Duke University doctoral student Yektan Turkyilmaz is something of a rarity in the chronically uneasy relationship between Turkey and neighboring Armenia: a Turkish historian accepted by Armenians as impartial.
Which makes it seem all the more odd to his Duke associates, friends and family that after allowing him to conduct research at Armenia's national archives -- reportedly the first Turk ever to do so -- Armenian authorities have detained him for more than three weeks.
Despite pleas from Duke administrators and others, Turkyilmaz remains in a legal limbo. Although he has not been charged, he ran afoul of an Armenian law that makes it a crime to take any book more than 50 years old out of the country without permission.
While researching in Armenia, Turkyilmaz bought several second-hand books from street vendors, said his adviser, Duke professor Orin Starn.

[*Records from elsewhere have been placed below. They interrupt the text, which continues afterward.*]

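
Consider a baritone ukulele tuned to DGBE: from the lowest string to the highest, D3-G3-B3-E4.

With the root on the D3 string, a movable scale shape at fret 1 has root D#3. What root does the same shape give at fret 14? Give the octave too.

E4

Moving from fret 1 to fret 14 shifts the root by 13 semitones.
D#3 up 13 semitones is E4.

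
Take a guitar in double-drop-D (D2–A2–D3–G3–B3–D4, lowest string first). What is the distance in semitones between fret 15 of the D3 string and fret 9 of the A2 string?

11 semitones

D3 at fret 15 → F4 (MIDI 65); A2 at fret 9 → F♯3 (MIDI 54).
65 − 54 = 11, so the two pitches are 11 semitones apart, with F4 the higher.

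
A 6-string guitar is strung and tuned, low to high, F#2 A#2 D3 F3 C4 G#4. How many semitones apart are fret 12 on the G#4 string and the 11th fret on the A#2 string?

23 semitones

G#4 at fret 12 → G#5 (MIDI 80); A#2 at fret 11 → A3 (MIDI 57).
80 − 57 = 23, so the two pitches are 23 semitones apart, with G#5 the higher.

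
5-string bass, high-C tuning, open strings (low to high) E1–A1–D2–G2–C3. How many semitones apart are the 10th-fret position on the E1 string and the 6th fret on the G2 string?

11 semitones

E1 at fret 10 → D2 (MIDI 38); G2 at fret 6 → C#3 (MIDI 49).
38 − 49 = -11, so the two pitches are 11 semitones apart, with C#3 the higher.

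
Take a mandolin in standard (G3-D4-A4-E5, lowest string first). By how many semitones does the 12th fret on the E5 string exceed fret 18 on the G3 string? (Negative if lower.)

E5 at fret 12 → E6 (MIDI 88); G3 at fret 18 → C#5 (MIDI 73).
88 − 73 = 15, so the two pitches are 15 semitones apart.

15 semitones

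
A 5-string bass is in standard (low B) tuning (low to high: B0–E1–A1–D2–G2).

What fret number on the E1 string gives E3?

24

E3 is 24 semitones above the open E1 (E–F–F#–G–…–D–D#–E), so it sits at fret 24.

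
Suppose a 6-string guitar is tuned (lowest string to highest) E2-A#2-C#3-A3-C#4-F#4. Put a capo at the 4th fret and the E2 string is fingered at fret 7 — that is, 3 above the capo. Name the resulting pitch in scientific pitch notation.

B2

The capo raises the open E2 by 4 semitones to G#2; fretting 3 more gives E2 + 4 + 3 = E2 + 7 semitones = B2.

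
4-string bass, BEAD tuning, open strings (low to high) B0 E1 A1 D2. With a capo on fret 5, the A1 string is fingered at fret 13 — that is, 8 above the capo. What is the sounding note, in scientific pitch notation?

A#2

The capo raises the open A1 by 5 semitones to D2; fretting 8 more gives A1 + 5 + 8 = A1 + 13 semitones = A#2.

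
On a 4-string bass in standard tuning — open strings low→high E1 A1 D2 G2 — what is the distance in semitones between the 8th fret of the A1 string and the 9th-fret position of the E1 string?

A1 at fret 8 → F2 (MIDI 41); E1 at fret 9 → C#2 (MIDI 37).
41 − 37 = 4, so the two pitches are 4 semitones apart, with F2 the higher.

4 semitones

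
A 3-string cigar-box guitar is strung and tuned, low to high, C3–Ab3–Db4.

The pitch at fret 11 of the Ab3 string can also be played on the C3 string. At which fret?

Ab3 at fret 11 is Ab3 + 11 semitones = G4.
The open C3 string is 8 semitones below the open Ab3, so the same pitch on the C3 string lies at fret 11 + 8 = 19.

19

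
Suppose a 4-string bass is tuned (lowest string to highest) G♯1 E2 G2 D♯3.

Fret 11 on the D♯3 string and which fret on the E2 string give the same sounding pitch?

22

Fret 11 on D♯3 is MIDI 51 + 11 = 62 (D4). On the E2 string (open MIDI 40), that pitch is 62 − 40 = fret 22.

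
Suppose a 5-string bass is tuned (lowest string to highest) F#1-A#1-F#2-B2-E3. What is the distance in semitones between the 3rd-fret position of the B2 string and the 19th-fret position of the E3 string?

B2 at fret 3 → D3 (MIDI 50); E3 at fret 19 → B4 (MIDI 71).
50 − 71 = -21, so the two pitches are 21 semitones apart, with B4 the higher.

21 semitones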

Turkyilmaz had finished a six-week stint at the Armenian archives in the capital city of Yerevan, the last leg of travels that also have taken him to Paris and Ankara, Turkey, for his dissertation on Turkey and the surrounding region in the early 20th century. He was pulled off a departing plane at Yerevan's airport on June 17 and held by Armenia's National Security Service.
He has not been allowed to communicate with his family in Turkey or with Duke associates, although he now has a lawyer, Starn said. The lawyer has relayed word that Turkyilmaz is in good health and says he has not been mistreated, said Starn, who has communicated with Turkyilmaz's sister in Istanbul.